For me, as it turns out, it’s not losing yourself while still allowing yourself to change. And that’s the hardest part.
Especially when everything you’re used to, and even the way you’ve seen yourself, suddenly no longer works.
In those moments, you don’t make big plans. You just try to get through the day. And then one day you realise you’re no longer dreaming. It feels like the bottom. I’m sure many here are going through, or have gone through, something like this.
Faith in God helps a lot. And lately I also often think about my ancestors - people who endured so much, and because of whom I have the privilege of even speaking to you today. The thought, “I don’t have the right to let them down,” is what helps me rise again.
And so I continue: to sew, to listen, to speak, to show, to learn, to breathe out, to believe, to hope.
Manual work also helps me find peace. I think every maker understands this feeling—the joy of seeing people use what you’ve created for years. It’s deeply fulfilling.

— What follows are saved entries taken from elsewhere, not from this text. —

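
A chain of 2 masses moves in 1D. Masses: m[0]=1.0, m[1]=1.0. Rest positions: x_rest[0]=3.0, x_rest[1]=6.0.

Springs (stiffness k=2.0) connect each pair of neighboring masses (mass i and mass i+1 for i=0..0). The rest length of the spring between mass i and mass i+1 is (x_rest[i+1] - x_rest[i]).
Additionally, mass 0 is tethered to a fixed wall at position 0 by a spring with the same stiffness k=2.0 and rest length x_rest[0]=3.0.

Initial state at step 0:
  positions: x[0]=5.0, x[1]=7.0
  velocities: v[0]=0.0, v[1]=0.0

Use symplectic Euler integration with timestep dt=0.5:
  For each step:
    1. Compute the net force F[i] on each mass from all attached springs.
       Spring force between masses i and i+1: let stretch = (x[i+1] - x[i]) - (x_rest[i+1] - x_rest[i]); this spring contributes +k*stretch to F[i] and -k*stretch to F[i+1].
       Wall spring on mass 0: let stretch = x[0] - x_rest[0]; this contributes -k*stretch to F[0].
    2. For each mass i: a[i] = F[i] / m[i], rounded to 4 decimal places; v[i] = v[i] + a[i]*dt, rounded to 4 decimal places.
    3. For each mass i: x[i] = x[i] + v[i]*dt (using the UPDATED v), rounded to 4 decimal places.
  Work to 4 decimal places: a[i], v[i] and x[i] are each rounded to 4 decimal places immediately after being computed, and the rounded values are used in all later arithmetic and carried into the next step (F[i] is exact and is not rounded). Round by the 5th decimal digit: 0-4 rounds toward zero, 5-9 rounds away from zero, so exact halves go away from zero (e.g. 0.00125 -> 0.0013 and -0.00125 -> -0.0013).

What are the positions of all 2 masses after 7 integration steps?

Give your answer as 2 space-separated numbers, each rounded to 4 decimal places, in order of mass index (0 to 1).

Answer: 0.8203 5.0860

Derivation:
Step 0: x=[5.0000 7.0000] v=[0.0000 0.0000]
Step 1: x=[3.5000 7.5000] v=[-3.0000 1.0000]
Step 2: x=[2.2500 7.5000] v=[-2.5000 0.0000]
Step 3: x=[2.5000 6.3750] v=[0.5000 -2.2500]
Step 4: x=[3.4375 4.8125] v=[1.8750 -3.1250]
Step 5: x=[3.3438 4.0625] v=[-0.1875 -1.5000]
Step 6: x=[1.9375 4.4532] v=[-2.8126 0.7813]
Step 7: x=[0.8203 5.0860] v=[-2.2344 1.2656]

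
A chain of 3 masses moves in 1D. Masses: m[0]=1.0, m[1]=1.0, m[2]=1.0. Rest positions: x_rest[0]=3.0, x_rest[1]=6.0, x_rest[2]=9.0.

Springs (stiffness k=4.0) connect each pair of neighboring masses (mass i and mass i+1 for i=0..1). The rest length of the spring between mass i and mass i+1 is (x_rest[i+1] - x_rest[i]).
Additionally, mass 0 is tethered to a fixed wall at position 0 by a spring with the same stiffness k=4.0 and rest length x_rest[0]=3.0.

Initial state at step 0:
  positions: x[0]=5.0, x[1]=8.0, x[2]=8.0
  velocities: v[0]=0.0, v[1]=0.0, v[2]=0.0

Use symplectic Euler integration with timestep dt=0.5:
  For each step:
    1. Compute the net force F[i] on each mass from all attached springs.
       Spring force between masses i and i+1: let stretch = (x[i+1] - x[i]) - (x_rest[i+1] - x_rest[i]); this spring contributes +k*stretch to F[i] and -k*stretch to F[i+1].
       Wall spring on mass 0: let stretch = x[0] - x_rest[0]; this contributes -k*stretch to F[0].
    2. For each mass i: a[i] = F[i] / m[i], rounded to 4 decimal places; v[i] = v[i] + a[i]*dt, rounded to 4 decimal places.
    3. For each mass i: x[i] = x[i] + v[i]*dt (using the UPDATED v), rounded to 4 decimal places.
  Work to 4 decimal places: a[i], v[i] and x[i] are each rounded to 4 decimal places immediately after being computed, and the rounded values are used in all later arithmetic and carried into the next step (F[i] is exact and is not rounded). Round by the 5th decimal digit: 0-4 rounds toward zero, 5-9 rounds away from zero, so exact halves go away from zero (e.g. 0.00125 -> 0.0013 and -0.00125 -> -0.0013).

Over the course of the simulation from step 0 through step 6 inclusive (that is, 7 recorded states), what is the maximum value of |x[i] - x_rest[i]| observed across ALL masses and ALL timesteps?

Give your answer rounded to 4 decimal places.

Step 0: x=[5.0000 8.0000 8.0000] v=[0.0000 0.0000 0.0000]
Step 1: x=[3.0000 5.0000 11.0000] v=[-4.0000 -6.0000 6.0000]
Step 2: x=[0.0000 6.0000 11.0000] v=[-6.0000 2.0000 0.0000]
Step 3: x=[3.0000 6.0000 9.0000] v=[6.0000 0.0000 -4.0000]
Step 4: x=[6.0000 6.0000 7.0000] v=[6.0000 0.0000 -4.0000]
Step 5: x=[3.0000 7.0000 7.0000] v=[-6.0000 2.0000 0.0000]
Step 6: x=[1.0000 4.0000 10.0000] v=[-4.0000 -6.0000 6.0000]
Max displacement = 3.0000

Answer: 3.0000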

Sewing just for sake of sewing is not a thing for me. I love to know that it makes someone’s life better. Also, it challenges the brain, gives a clear goal and process, and a result you can touch.
I’ve also discovered sourdough bread. Working with dough feels very similar to life - alive and never the same twice. But unlike sewing, here you’re dealing with a living culture you need to understand, befriend, and negotiate with.
All of this teaches patience. Because in reality, accepting an imperfect result is much harder than it sounds in theory.
Now I’m slowly learning to let go of perfectionism and other people’s expectations, and to simply show things as they are with the process and reality of mistakes, but in the professional studio with the perfect setup, as it used to be in the parallel universe.
I share the result even when it’s “burned” or crooked. And that’s okay. Some people won’t like it and that’s okay too. I’m no longer upset about it.
Because life would be completely uninteresting if it were perfect, or always exactly how we want it to be. Wouldn’t it?